Éva a lu pour vous ..
Chroniques littéraires
L'Odyssée agricole 150 ans de l'histoire ...
Le Collectif
De Borée Beaux Livres
7 septembre 2023
168 pages, format 24 x 29 cm
Beaux Livres
Chronique
16 septembre 2023
Les Troyens de Hector Berlioz, Acte 3, récitatif et chœur n°23 :
Didon Reine de Carthage : « Peuple ! Tous les honneurs pour le plus grand des arts, l'art qui nourrit les hommes ! « Choeur : « Vivent les laboureurs ! nous sommes leurs fils reconnaissants, ils nous donnent le pain. »
Depuis la nuit des temps, celles et ceux qui savaient travailler la terre et apporter aux leurs de quoi survivre, ont été honorés, respectés. L'humanité savait ce qu'elle leur devait, ils étaient essentiels à la société.... Alors, comment a-t-on pu basculer, au fil des siècles et très récemment surtout, vers une indifférence, une incompréhension, voire un mépris des paysans, des cultivateurs, des éleveurs ?
Je n'ajouterai rien à la présentation parfaite et complète qui est faite de ce très beau livre par l'éditeur, résultat magnifique d'une œuvre de longue haleine menée par un collectif de professionnels légitime dans sa démarche.

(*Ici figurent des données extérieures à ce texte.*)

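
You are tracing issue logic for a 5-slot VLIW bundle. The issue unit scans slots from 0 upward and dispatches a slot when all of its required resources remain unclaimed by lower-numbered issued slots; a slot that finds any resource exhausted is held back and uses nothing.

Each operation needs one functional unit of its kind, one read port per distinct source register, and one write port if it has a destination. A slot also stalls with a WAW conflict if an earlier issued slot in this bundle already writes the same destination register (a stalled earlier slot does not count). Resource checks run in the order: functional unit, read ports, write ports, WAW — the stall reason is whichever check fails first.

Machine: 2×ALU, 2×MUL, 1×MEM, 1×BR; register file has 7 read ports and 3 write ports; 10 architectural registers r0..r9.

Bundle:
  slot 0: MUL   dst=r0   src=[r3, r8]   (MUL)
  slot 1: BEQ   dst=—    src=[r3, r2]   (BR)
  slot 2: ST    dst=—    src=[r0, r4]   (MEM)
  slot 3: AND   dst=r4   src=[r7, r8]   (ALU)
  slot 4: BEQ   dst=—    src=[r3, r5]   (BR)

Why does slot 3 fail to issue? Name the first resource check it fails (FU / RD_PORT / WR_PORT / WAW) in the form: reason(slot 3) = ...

  0. MUL→r0 ⇒ go  {2A/1Mu/1Ld/1B | 5r 2w}
  1. BR ⇒ go  {2A/1Mu/1Ld/0B | 3r 2w}
  2. MEM ⇒ go  {2A/1Mu/0Ld/0B | 1r 2w}
  3. ALU→r4 ⇒ no(RD_PORT)  {2A/1Mu/0Ld/0B | 1r 2w}
  4. BR ⇒ no(FU)  {2A/1Mu/0Ld/0B | 1r 2w}

reason(slot 3) = RD_PORT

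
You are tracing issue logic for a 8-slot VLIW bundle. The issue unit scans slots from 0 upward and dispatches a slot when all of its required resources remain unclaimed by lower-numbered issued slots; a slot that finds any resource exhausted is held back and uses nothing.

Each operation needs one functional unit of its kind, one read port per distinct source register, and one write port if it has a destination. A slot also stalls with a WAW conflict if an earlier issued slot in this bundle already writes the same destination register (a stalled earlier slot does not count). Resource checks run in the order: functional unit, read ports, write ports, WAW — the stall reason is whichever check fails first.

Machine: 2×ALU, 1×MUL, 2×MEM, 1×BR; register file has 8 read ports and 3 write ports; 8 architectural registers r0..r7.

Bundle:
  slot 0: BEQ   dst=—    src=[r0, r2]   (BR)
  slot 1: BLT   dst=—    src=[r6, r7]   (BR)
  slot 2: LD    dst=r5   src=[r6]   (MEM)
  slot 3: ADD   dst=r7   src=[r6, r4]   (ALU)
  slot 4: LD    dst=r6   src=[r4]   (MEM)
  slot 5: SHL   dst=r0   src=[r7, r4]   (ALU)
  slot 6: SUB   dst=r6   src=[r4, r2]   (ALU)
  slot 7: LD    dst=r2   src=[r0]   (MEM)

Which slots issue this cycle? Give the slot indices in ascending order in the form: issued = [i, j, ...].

issued = [0, 2, 3, 4]

  0. BR ⇒ go  {2A/1Mu/2Ld/0B | 6r 3w}
  1. BR ⇒ no(FU)  {2A/1Mu/2Ld/0B | 6r 3w}
  2. MEM→r5 ⇒ go  {2A/1Mu/1Ld/0B | 5r 2w}
  3. ALU→r7 ⇒ go  {1A/1Mu/1Ld/0B | 3r 1w}
  4. MEM→r6 ⇒ go  {1A/1Mu/0Ld/0B | 2r 0w}
  5. ALU→r0 ⇒ no(WR_PORT)  {1A/1Mu/0Ld/0B | 2r 0w}
  6. ALU→r6 ⇒ no(WR_PORT)  {1A/1Mu/0Ld/0B | 2r 0w}
  7. MEM→r2 ⇒ no(FU)  {1A/1Mu/0Ld/0B | 2r 0w}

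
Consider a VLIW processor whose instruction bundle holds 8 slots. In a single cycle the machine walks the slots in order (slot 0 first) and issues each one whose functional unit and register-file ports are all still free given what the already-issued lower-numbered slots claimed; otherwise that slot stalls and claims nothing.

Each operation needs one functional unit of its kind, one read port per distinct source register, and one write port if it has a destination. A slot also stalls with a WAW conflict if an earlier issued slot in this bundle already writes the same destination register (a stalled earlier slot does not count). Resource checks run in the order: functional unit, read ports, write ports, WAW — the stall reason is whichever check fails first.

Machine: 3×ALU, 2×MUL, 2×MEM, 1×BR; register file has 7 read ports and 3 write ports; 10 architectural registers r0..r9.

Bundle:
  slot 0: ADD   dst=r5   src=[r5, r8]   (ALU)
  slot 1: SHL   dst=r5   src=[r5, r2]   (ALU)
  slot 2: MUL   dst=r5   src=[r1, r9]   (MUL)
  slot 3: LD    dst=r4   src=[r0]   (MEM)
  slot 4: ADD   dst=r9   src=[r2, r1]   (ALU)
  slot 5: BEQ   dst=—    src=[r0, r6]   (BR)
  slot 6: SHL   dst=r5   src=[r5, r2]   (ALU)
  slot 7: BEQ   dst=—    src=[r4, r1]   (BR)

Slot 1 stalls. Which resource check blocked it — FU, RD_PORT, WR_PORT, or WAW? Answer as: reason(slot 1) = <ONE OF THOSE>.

reason(slot 1) = WAW

slot 0 (ALU): ISSUE — free A2,Mu2,Ld2,B1 rp5 wp2
slot 1 (ALU): stall WAW — free A2,Mu2,Ld2,B1 rp5 wp2
slot 2 (MUL): stall WAW — free A2,Mu2,Ld2,B1 rp5 wp2
slot 3 (MEM): ISSUE — free A2,Mu2,Ld1,B1 rp4 wp1
slot 4 (ALU): ISSUE — free A1,Mu2,Ld1,B1 rp2 wp0
slot 5 (BR): ISSUE — free A1,Mu2,Ld1,B0 rp0 wp0
slot 6 (ALU): stall RD_PORT — free A1,Mu2,Ld1,B0 rp0 wp0
slot 7 (BR): stall FU — free A1,Mu2,Ld1,B0 rp0 wp0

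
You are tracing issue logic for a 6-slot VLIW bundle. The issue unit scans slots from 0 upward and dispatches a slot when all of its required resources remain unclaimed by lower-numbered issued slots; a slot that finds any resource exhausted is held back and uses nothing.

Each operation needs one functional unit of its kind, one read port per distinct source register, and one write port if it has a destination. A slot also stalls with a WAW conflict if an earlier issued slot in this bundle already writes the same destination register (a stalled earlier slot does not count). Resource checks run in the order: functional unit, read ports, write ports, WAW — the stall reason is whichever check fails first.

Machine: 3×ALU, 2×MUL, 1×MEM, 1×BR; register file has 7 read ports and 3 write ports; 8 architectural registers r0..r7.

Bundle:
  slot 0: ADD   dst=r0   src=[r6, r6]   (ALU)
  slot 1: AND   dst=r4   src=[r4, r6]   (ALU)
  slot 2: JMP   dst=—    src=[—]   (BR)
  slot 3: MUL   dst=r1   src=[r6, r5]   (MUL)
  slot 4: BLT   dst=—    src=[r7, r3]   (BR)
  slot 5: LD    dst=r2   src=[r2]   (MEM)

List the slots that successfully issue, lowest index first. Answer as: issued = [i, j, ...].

issued = [0, 1, 2, 3]

slot 0 (ALU): ISSUE — free A2,Mu2,Ld1,B1 rp6 wp2
slot 1 (ALU): ISSUE — free A1,Mu2,Ld1,B1 rp4 wp1
slot 2 (BR): ISSUE — free A1,Mu2,Ld1,B0 rp4 wp1
slot 3 (MUL): ISSUE — free A1,Mu1,Ld1,B0 rp2 wp0
slot 4 (BR): stall FU — free A1,Mu1,Ld1,B0 rp2 wp0
slot 5 (MEM): stall WR_PORT — free A1,Mu1,Ld1,B0 rp2 wp0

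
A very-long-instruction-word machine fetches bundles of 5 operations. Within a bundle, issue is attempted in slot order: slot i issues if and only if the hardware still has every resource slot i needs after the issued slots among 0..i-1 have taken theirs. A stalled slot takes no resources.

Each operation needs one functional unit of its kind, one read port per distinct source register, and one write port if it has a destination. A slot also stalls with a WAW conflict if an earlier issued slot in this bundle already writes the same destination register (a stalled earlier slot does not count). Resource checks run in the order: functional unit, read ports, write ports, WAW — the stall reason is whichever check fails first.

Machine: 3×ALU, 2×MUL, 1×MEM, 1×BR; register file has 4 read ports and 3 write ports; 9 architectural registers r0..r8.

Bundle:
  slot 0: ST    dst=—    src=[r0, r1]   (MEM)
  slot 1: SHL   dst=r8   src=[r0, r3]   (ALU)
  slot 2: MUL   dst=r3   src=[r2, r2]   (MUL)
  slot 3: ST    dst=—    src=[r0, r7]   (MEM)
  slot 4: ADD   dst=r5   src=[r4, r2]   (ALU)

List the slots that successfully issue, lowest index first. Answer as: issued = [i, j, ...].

slot 0 (MEM): ISSUE — free A3,Mu2,Ld0,B1 rp2 wp3
slot 1 (ALU): ISSUE — free A2,Mu2,Ld0,B1 rp0 wp2
slot 2 (MUL): stall RD_PORT — free A2,Mu2,Ld0,B1 rp0 wp2
slot 3 (MEM): stall FU — free A2,Mu2,Ld0,B1 rp0 wp2
slot 4 (ALU): stall RD_PORT — free A2,Mu2,Ld0,B1 rp0 wp2

issued = [0, 1]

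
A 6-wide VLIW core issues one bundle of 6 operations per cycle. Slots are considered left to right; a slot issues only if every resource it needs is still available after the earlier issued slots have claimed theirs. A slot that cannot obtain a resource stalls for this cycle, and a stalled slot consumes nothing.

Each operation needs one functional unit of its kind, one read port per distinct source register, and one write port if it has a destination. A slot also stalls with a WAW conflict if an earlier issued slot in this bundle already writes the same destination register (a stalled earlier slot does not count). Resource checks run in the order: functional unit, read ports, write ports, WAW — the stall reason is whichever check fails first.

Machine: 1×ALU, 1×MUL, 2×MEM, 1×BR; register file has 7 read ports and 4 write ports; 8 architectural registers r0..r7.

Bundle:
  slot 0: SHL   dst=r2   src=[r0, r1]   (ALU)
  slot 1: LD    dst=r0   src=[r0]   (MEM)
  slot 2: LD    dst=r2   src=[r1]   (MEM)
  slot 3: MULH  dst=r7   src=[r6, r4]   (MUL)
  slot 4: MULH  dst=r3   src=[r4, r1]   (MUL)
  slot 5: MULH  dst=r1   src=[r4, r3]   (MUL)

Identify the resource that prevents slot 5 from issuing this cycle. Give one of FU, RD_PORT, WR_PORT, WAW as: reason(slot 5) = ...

#0 ALU src=r0,r1 dispatched  <A:0 Mu:1 Ld:2 B:1 rd:5 wr:3>
#1 MEM src=r0 dispatched  <A:0 Mu:1 Ld:1 B:1 rd:4 wr:2>
#2 MEM src=r1 held:WAW  <A:0 Mu:1 Ld:1 B:1 rd:4 wr:2>
#3 MUL src=r6,r4 dispatched  <A:0 Mu:0 Ld:1 B:1 rd:2 wr:1>
#4 MUL src=r4,r1 held:FU  <A:0 Mu:0 Ld:1 B:1 rd:2 wr:1>
#5 MUL src=r4,r3 held:FU  <A:0 Mu:0 Ld:1 B:1 rd:2 wr:1>

reason(slot 5) = FU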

Les photographies sont fabuleuses, les illustrations issues des journaux de l'époque savoureuses, passionnantes, étonnantes, édifiantes.
Le traitement très superficiel qui est fait à l'école de l'histoire de la paysannerie, de l'agriculture, à travers les siècles, contrairement à celle de l'industrie, m'a frappée. Effectivement nous ne savons pas grand chose.
Les Éditions De Borée ont cela de particulier et de formidable qu'elles nous remettent en mémoire et en lumière les invisibles et oubliés d'hier grâce à ses collections Beaux Livres et Terres d'écriture, où tout un patrimoine national et des terroirs sont ressuscités soit en image, soit par le biais de fictions.
J'écris cette chronique sous l'œil d'une de mes aïeules posant sur le seuil de sa maison dont le sol est en terre battue, paysanne fière et droite, au visage sérieux, en robe simple du dimanche et tablier. Sa fille fut ouvrière spécialisée et représente parfaitement cette jeunesse partie de la campagne et montée à la ville pour devenir domestique ou ouvrière. Elle fut de toutes les manifestations avec ses collègues et camarades des usines Citroën alors que Léon Blum était au pouvoir.
Ainsi au sein même d'une lignée de femmes, nous retrouvons ce qui est parfaitement décrit dans cet ouvrage, le lien indéfectible entre les ouvriers des villes et des champs. Leur cause commune est évidente, leurs actions, souvent réprimées par la force et dans le sang, à l'origine des grandes avancées de notre société.
Autre point capital, le fait que la pandémie et le COVID ont, sans que les autorités ou l'Europe ne l'aient anticipé, rebattu les cartes. Aujourd'hui, le désir de consommer des produits cultivés non loin des points de vente dicte sa loi aux grandes enseignes de supermarchés et hypermarchés. La nécessité de baisser l'impact carbone de toutes nos actions, l'éducation en matière d'écologie,
notre engagement à vouloir privilégier les circuits courts et à manger des produits venant de fermes voisines dans un périmètre limité, favorisent le retour à une agriculture raisonnée mêlant les techniques et savoirs ancestraux à une modernité dont on ne serait plus se passer. La question de la souveraineté de notre pays face à l'omnipotence de l'Europe se pose également.
Gardons espoir, restons vigilants, et faisons preuve de curiosité et d'empathie pour ces artistes de la Terre.